Le sauvetage en juin d’un jeune béluga près de Nepisiguit, au Nouveau-Brunswick et les efforts considérables pour le relocaliser dans le Saint-Laurent, ont rappelé la précarité de ces mammifères marins. Une récente étude québécoise démontre que malgré 10 ans d’interdiction, un contaminant appelé retardateur de flamme est toujours présent chez les bélugas du Saint-Laurent.
Les mesures prises au Canada pour interdire depuis 2006 ces polybromodiphényléthers (PBDE), n’ont donc pas eu l’impact espéré. Ce contaminant est présent dans les plastiques, mousses et résines des produits électroménagers.

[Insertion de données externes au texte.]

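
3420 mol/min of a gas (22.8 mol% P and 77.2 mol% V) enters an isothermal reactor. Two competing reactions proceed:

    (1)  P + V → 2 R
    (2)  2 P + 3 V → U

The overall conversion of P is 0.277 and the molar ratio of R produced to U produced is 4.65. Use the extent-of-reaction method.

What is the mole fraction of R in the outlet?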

Dans le fleuve, « nous n’avons malheureusement pas constaté de baisses de la contamination chez cette population plus sédentaire, et donc plus exposée que le petit rorqual », résume le professeur au Centre de recherche en toxicologie de l’environnement de l’Université du Québec à Montréal, Jonathan Verreault.
Les chercheurs ont analysé la présence de 45 contaminants dans le gras des bélugas et de petits rorquals trouvés morts dans l’estuaire et le golfe, ainsi que dans les eaux du Nunavik. Résultat, le béluga du Saint-Laurent (Delphinapterus leucas) montre 4 fois plus de contamination que les deux autres.
Cet animal qui peut vivre jusqu’à 60 ans trône en haut de la chaîne alimentaire, ce qui provoque une accumulation des contaminants dans ce qu’il ingère. « C’est un prédateur opportuniste à l’alimentation variée (poissons, calmars, etc.), contrairement au rorqual qui consomme du zooplancton. La bioaccumulation des contaminants est le résultat d’années d’ingestion d’animaux contaminés », explique le Pr Verreault.
Un rescapé, combien de condamnés?
Les chercheurs n’ont pourtant pas pu confirmer l’hypothèse d’une augmentation des décès accrus des bébés et des femelles à cause de la seule contamination.
Un chercheur de l’ouest canadien, Robert Williams, avait pour sa part mené une analyse de viabilité de la population, en cherchant à mesurer l’impact de chacune des menaces qui pèsent sur les bélugas : la diminution de l’abondance des proies, la contamination chimique, le bruit et le dérangement.
Son étude, parue plus tôt cette année, montre que les changements dans l’alimentation, le bruit et les BPC, constituent les principaux facteurs de stress. Mais les chercheurs ont du mal à isoler une seule menace.
Reste que depuis 2008, les biologistes observent un lent déclin de la population des bélugas du Saint-Laurent. Un taux de mortalité élevé de bébés, dont l’hécatombe de 2012 avec 16 décès, mais aussi un taux de mortalité élevé chez les femelles lors de la mise bas.
« Nous avons fait des bonds de géant du côté de la connaissance, mais le portrait général n’a pas changé avec un lent déclin de la population : 1 à 1,5 % par an. Nous allons devoir être patients, car les bélugas vivent encore avec les conséquences de nos gestes passés (chasse, contaminants) », relève le directeur scientifique du Groupe de recherche et d’éducation sur les mammifères marins (GREMM), Robert Michaud.
Depuis novembre 2014, l’espèce est classée « en voie de disparition » par le Comité sur la situation des espèces en péril au Canada. Un Programme de rétablissement du béluga du Saint-Laurent a été publié en 2012. Mais sa mise en oeuvre est lente.
L’espèce couvre en été un territoire allant, dans le fleuve, de Saint-Jean-Port-Joli jusqu’à Rimouski, ainsi qu’une petite partie de la rivière Saguenay. Reliquat de la dernière glaciation, elle diffère des bélugas de l’Arctique et rassemble actuellement moins de 1000 individus. Ces bélugas « du sud » préfèrent en hiver les eaux de l’estuaire maritime et celle du nord-ouest du golfe du Saint-Laurent, dotées d’une couverture de glace moins dense.
La navigation commerciale, en très forte augmentation sur le fleuve Saint-Laurent et sur la rivière Saguenay, rivalise avec la navigation de loisirs (kayak, voiliers) pour déranger ces animaux. La période de mise bas estivale (juillet et août) coïncide en effet avec le tourisme et l’affluence des croisières de découverte des baleines. Et c’est sans compter les changements climatiques.
« La recherche de solutions à la contamination oublie trop souvent de prendre en compte la préservation des écosystèmes marins. Un contaminant remplace un autre sans anticiper les conséquences à longue durée avec lesquelles devront vivre les bélugas », conclut Robert Michaud.